Sesuatu hal yang dapat dilihat oleh kasat mata dan kita dengar oleh telinga
kita dalam kehidupan sehari-hari menambah pengetahuan bagi diri kita untuk
dapat mengukur seberapa besar penyakit buruk sangka, atau masih adakah penyakit
itu di hati kita…? sebab apa-apa yang kita lihat atau kita dengar itu nantinya
akan diterima akal dan akal atau sifat akal itupun menimbang, menilai,
dan menyimpulkan baik buruknya, suka tidak sukanya, dan bila akal itu menilai
terhadap penilaian positif atau negatifnya  sesuatu itu seterusnya dapat
mempengaruhi HATI sehingga hati itu dapat senang atau marah dan susah,
hati itu dapat berani atau takut, khawatir dan was-was, benci atukah suka,
dan bila hati itu tidak suka atau benci, atau marah maka disinilah lahirnya
atau bermunculannya berbagai  penyakit-penyakit hati lainnya seperti iri,
dengki, hasud, dendam, ujub, ria, sombong, dan lain sebagainya, proses ini
terjadi karena:
“HATI KITA TIDAK BERDZIKIR MENGINGAT ALLAH”.
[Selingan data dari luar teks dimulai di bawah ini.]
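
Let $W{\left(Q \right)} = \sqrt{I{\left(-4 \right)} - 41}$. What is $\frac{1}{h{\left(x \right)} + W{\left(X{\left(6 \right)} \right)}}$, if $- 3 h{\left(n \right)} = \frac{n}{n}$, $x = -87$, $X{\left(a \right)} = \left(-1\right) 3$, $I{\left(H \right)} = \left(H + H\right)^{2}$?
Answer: $\frac{3}{206} + \frac{9 \sqrt{23}}{206} \approx 0.22409$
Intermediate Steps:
$I{\left(H \right)} = 4 H^{2}$ ($I{\left(H \right)} = \left(2 H\right)^{2} = 4 H^{2}$)
$X{\left(a \right)} = -3$
$W{\left(Q \right)} = \sqrt{23}$ ($W{\left(Q \right)} = \sqrt{4 \left(-4\right)^{2} - 41} = \sqrt{4 \cdot 16 - 41} = \sqrt{64 - 41} = \sqrt{23}$)
$h{\left(n \right)} = - \frac{1}{3}$ ($h{\left(n \right)} = - \frac{n \frac{1}{n}}{3} = \left(- \frac{1}{3}\right) 1 = - \frac{1}{3}$)
$\frac{1}{h{\left(x \right)} + W{\left(X{\left(6 \right)} \right)}} = \frac{1}{- \frac{1}{3} + \sqrt{23}}$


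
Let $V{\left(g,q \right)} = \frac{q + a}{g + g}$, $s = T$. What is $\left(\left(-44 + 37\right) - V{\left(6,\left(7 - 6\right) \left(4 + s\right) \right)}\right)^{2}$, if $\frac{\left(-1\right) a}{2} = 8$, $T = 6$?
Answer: $\frac{169}{4} \approx 42.25$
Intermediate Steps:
$s = 6$
$a = -16$ ($a = \left(-2\right) 8 = -16$)
$V{\left(g,q \right)} = \frac{-16 + q}{2 g}$ ($V{\left(g,q \right)} = \frac{q - 16}{g + g} = \frac{-16 + q}{2 g}$)
$\left(\left(-44 + 37\right) - V{\left(6,\left(7 - 6\right) \left(4 + s\right) \right)}\right)^{2} = \left(\left(-44 + 37\right) - \frac{-16 + \left(7 - 6\right) \left(4 + 6\right)}{2 \cdot 6}\right)^{2} = \left(-7 - \frac{1}{2} \cdot \frac{1}{6} \left(-16 + 1 \cdot 10\right)\right)^{2} = \left(-7 - \frac{1}{2} \cdot \frac{1}{6} \left(-16 + 10\right)\right)^{2} = \left(-7 - \frac{1}{2} \cdot \frac{1}{6} \left(-6\right)\right)^{2} = \left(-7 - - \frac{1}{2}\right)^{2} = \left(-7 + \frac{1}{2}\right)^{2} = \left(- \frac{13}{2}\right)^{2} = \frac{169}{4}$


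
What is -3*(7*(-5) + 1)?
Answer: 102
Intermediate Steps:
-3*(7*(-5) + 1) = -3*(-35 + 1) = -3*(-34) = 102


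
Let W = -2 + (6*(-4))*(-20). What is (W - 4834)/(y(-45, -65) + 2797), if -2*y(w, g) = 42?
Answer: -1089/694 ≈ -1.5692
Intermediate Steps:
y(w, g) = -21 (y(w, g) = -½*42 = -21)
W = 478 (W = -2 - 24*(-20) = -2 + 480 = 478)
(W - 4834)/(y(-45, -65) + 2797) = (478 - 4834)/(-21 + 2797) = -4356/2776 = -4356*1/2776 = -1089/694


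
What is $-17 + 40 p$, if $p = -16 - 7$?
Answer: $-937$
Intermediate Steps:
$p = -23$ ($p = -16 - 7 = -23$)
$-17 + 40 p = -17 + 40 \left(-23\right) = -17 - 920 = -937$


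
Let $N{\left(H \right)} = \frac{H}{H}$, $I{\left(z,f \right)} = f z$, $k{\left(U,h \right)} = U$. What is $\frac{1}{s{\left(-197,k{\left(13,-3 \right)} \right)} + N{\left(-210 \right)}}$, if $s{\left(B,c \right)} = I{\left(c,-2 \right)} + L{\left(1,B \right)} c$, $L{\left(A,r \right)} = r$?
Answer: $- \frac{1}{2586} \approx -0.0003867$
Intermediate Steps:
$N{\left(H \right)} = 1$
$s{\left(B,c \right)} = - 2 c + B c$
$\frac{1}{s{\left(-197,k{\left(13,-3 \right)} \right)} + N{\left(-210 \right)}} = \frac{1}{13 \left(-2 - 197\right) + 1} = \frac{1}{13 \left(-199\right) + 1} = \frac{1}{-2587 + 1} = \frac{1}{-2586} = - \frac{1}{2586}$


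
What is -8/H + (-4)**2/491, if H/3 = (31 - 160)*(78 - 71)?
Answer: 47272/1330119 ≈ 0.035540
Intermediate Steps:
H = -2709 (H = 3*((31 - 160)*(78 - 71)) = 3*(-129*7) = 3*(-903) = -2709)
-8/H + (-4)**2/491 = -8/(-2709) + (-4)**2/491 = -8*(-1/2709) + 16*(1/491) = 8/2709 + 16/491 = 47272/1330119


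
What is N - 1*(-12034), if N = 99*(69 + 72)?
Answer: 25993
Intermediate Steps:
N = 13959 (N = 99*141 = 13959)
N - 1*(-12034) = 13959 - 1*(-12034) = 13959 + 12034 = 25993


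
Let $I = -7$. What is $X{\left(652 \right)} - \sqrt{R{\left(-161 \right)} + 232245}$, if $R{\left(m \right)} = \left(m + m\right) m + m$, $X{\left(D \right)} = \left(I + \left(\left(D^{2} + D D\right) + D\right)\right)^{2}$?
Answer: $723950827609 - \sqrt{283926} \approx 7.2395 \cdot 10^{11}$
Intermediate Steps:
$X{\left(D \right)} = \left(-7 + D + 2 D^{2}\right)^{2}$ ($X{\left(D \right)} = \left(-7 + \left(\left(D^{2} + D D\right) + D\right)\right)^{2} = \left(-7 + \left(\left(D^{2} + D^{2}\right) + D\right)\right)^{2} = \left(-7 + \left(2 D^{2} + D\right)\right)^{2} = \left(-7 + \left(D + 2 D^{2}\right)\right)^{2} = \left(-7 + D + 2 D^{2}\right)^{2}$)
$R{\left(m \right)} = m + 2 m^{2}$ ($R{\left(m \right)} = 2 m m + m = 2 m^{2} + m = m + 2 m^{2}$)
$X{\left(652 \right)} - \sqrt{R{\left(-161 \right)} + 232245} = \left(-7 + 652 + 2 \cdot 652^{2}\right)^{2} - \sqrt{- 161 \left(1 + 2 \left(-161\right)\right) + 232245} = \left(-7 + 652 + 2 \cdot 425104\right)^{2} - \sqrt{- 161 \left(1 - 322\right) + 232245} = \left(-7 + 652 + 850208\right)^{2} - \sqrt{\left(-161\right) \left(-321\right) + 232245} = 850853^{2} - \sqrt{51681 + 232245} = 723950827609 - \sqrt{283926}$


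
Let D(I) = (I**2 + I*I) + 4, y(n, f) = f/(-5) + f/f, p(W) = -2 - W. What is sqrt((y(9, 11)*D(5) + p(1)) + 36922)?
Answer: sqrt(921355)/5 ≈ 191.97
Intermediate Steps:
y(n, f) = 1 - f/5 (y(n, f) = f*(-1/5) + 1 = -f/5 + 1 = 1 - f/5)
D(I) = 4 + 2*I**2 (D(I) = (I**2 + I**2) + 4 = 2*I**2 + 4 = 4 + 2*I**2)
sqrt((y(9, 11)*D(5) + p(1)) + 36922) = sqrt(((1 - 1/5*11)*(4 + 2*5**2) + (-2 - 1*1)) + 36922) = sqrt(((1 - 11/5)*(4 + 2*25) + (-2 - 1)) + 36922) = sqrt((-6*(4 + 50)/5 - 3) + 36922) = sqrt((-6/5*54 - 3) + 36922) = sqrt((-324/5 - 3) + 36922) = sqrt(-339/5 + 36922) = sqrt(184271/5) = sqrt(921355)/5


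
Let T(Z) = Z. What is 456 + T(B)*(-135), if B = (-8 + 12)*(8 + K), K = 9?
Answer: -8724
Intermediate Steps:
B = 68 (B = (-8 + 12)*(8 + 9) = 4*17 = 68)
456 + T(B)*(-135) = 456 + 68*(-135) = 456 - 9180 = -8724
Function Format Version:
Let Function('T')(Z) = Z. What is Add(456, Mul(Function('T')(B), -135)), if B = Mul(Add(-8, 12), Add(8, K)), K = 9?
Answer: -8724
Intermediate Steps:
B = 68 (B = Mul(Add(-8, 12), Add(8, 9)) = Mul(4, 17) = 68)
Add(456, Mul(Function('T')(B), -135)) = Add(456, Mul(68, -135)) = Add(456, -9180) = -8724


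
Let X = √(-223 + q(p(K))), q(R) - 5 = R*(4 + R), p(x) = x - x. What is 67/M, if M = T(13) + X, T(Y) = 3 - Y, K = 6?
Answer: -335/159 - 67*I*√218/318 ≈ -2.1069 - 3.1108*I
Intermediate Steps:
p(x) = 0
q(R) = 5 + R*(4 + R)
X = I*√218 (X = √(-223 + (5 + 0² + 4*0)) = √(-223 + (5 + 0 + 0)) = √(-223 + 5) = √(-218) = I*√218 ≈ 14.765*I)
M = -10 + I*√218 (M = (3 - 1*13) + I*√218 = (3 - 13) + I*√218 = -10 + I*√218 ≈ -10.0 + 14.765*I)
67/M = 67/(-10 + I*√218)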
Seperti firman Allah SWT yang artinya:
(yaitu) orang-orang yang beriman dan hati mereka menjadi tenteram dengan
mengingat Allah. Ingatlah, hanya dengan mengingat Allah-lah hati menjadi
tenteram.

(Q.S.Ar-Ra’d (13) ayat 28).

Seperti firman Allah SWT yang artinya:
Dan sebutlah (nama) Tuhanmu dalam hatimu dengan merendahkan diri dan rasa
takut, dan dengan tidak mengeraskan suara, di waktu pagi dan petang,
dan janganlah kamu termasuk orang-orang yang lalai.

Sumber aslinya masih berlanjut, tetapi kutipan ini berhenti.